ART. 3 D.LGS 5/2017
La difformità di disciplina del cognome, tra matrimonio ed unioni civili, ha quindi portato il legislatore e correggere il tiro, laddove, con l’approvazione del successivo D.lgs. n. 5 del 2017, all’art. 3 si prevede che la scelta del cognome comune non modifica la scheda anagrafica individuale, nella quale rimane il cognome precedente, fermo restando che la scelta effettuata viene iscritta negli atti dello stato civile.
Sull’argomento è intervenuta di recente la Corte Costituzionale, con la sentenza n. 212 del 22 novembre 2018, che ha confermato la legittimità costituzionale delle norme vigenti in materia, in base alle quali è esclusa la valenza anagrafica, con le conseguenti modifiche sui documenti dei soggetti uniti civilmente, del cognome scelto come comune dalle parti, così come del doppio cognome.
IL RICORSO ALLA CORTE COSTITUZIONALE
La vicenda aveva preso il via dal ricorso presentato da una coppia di omosessuali che, al momento di unirsi civilmente, avevano optato per il doppio cognome di uno dei due, con relativo aggiornamento della scheda anagrafica del soggetto che aveva aggiunto al proprio cognome quello del partner, come era previsto dal citato decreto.
Dopo qualche mese, a seguito dell’approvazione del d.lgs. 5/2017, la coppia si è rivolta al tribunale per opporsi alla variazione d’ufficio del cognome nel frattempo assunto, disposta dall’anagrafe in conformità a tale ultimo decreto attuativo; il giudice investito del ricorso ha, quindi, sollevato questione d’illegittimità costituzionale delle norme che hanno escluso la variazione della scheda anagrafica con il nuovo cognome, norme ritenute lesive dei diritti, costituzionalmente garantiti, al nome, all’identità e alla dignità personale.
La questione non è di scarsa rilevanza, in quanto assumere nella scheda anagrafica il cognome del partner significa poterlo trasmettere ai figli, mentre diversamente i figli mantengono il cognome del genitore che li ha riconosciuti.
LEGITTIMITA’ DELLE NORME VIGENTI
La Corte Costituzionale, come anticipato, ha dichiarato infondate le questioni di legittimità sollevate, rilevando preliminarmente che l’art. 3 citato delimita la durata del cognome comune a quella dell’unione civile, cosicchè lo scioglimento dell’unione civile comporta la perdita automatica del cognome comune.
Secondo la Corte questa previsione è conforme al principio di ragionevolezza: data la temporaneità dell'effetto della scelta del cognome comune sarebbe stato contraddittorio e irragionevole attribuire a tale scelta un effetto definitivo e irreversibile quale è quello che consegue alla variazione della scheda anagrafica e dei documenti rilasciati al soggetto (carta d’identità, codice fiscale, tessere sanitaria etc.).

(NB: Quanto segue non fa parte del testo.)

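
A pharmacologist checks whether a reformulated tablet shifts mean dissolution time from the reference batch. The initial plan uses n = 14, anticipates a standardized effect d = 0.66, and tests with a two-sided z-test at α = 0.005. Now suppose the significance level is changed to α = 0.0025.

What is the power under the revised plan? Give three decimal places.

Power ≈ 0.290

δ = d·√n = 0.66 × √14 = 2.4695 (unchanged). New critical value: z_{0.0013} = 3.023.
Revised power = Φ(δ − 3.023) + Φ(−δ − 3.023) = Φ(-0.554) + Φ(-5.493) = 0.2898 + 0.0000 = 0.2898.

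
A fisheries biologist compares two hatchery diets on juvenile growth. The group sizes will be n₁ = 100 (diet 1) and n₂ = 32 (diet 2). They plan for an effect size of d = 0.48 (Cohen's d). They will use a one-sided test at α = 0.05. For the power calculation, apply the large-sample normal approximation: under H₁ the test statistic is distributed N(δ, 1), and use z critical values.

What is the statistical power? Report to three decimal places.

Power ≈ 0.764

Noncentrality parameter: δ = d / √(1/n₁ + 1/n₂) = 0.48 / √(1/100 + 1/32) = 2.3634
One-sided α = 0.05 → critical value z_{0.05} = 1.645.
Power = Φ(δ − 1.645) = Φ(0.719) = 0.7638.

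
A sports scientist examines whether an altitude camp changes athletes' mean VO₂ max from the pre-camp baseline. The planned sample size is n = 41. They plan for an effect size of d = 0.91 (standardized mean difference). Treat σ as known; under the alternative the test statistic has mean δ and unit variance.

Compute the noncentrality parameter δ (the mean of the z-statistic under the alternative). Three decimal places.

δ ≈ 5.827

δ = d·√n = 0.91 × √41 = 5.8268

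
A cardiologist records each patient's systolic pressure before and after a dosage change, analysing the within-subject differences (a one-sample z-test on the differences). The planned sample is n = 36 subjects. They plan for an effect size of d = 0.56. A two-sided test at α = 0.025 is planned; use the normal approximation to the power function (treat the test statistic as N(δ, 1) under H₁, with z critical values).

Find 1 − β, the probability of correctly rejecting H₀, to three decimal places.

Noncentrality parameter: δ = d·√n = 0.56 × √36 = 3.3600
Two-sided α = 0.025 → critical value z_{0.0125} = 2.241.
Power = Φ(δ − 2.241) + Φ(−δ − 2.241) = Φ(1.119) + Φ(-5.601) = 0.8683 + 0.0000 = 0.8683.

Power ≈ 0.868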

Inoltre "la natura paritaria e flessibile della disciplina del cognome comune da utilizzare durante l’unione civile e la facoltà di stabilirne la collocazione accanto a quello originario – anche in mancanza di modifiche della scheda anagrafica – costituiscono dunque garanzia adeguata dell’identità della coppia unita civilmente e della sua visibilità nella sfera delle relazioni sociali in cui essa si trova ad esistere".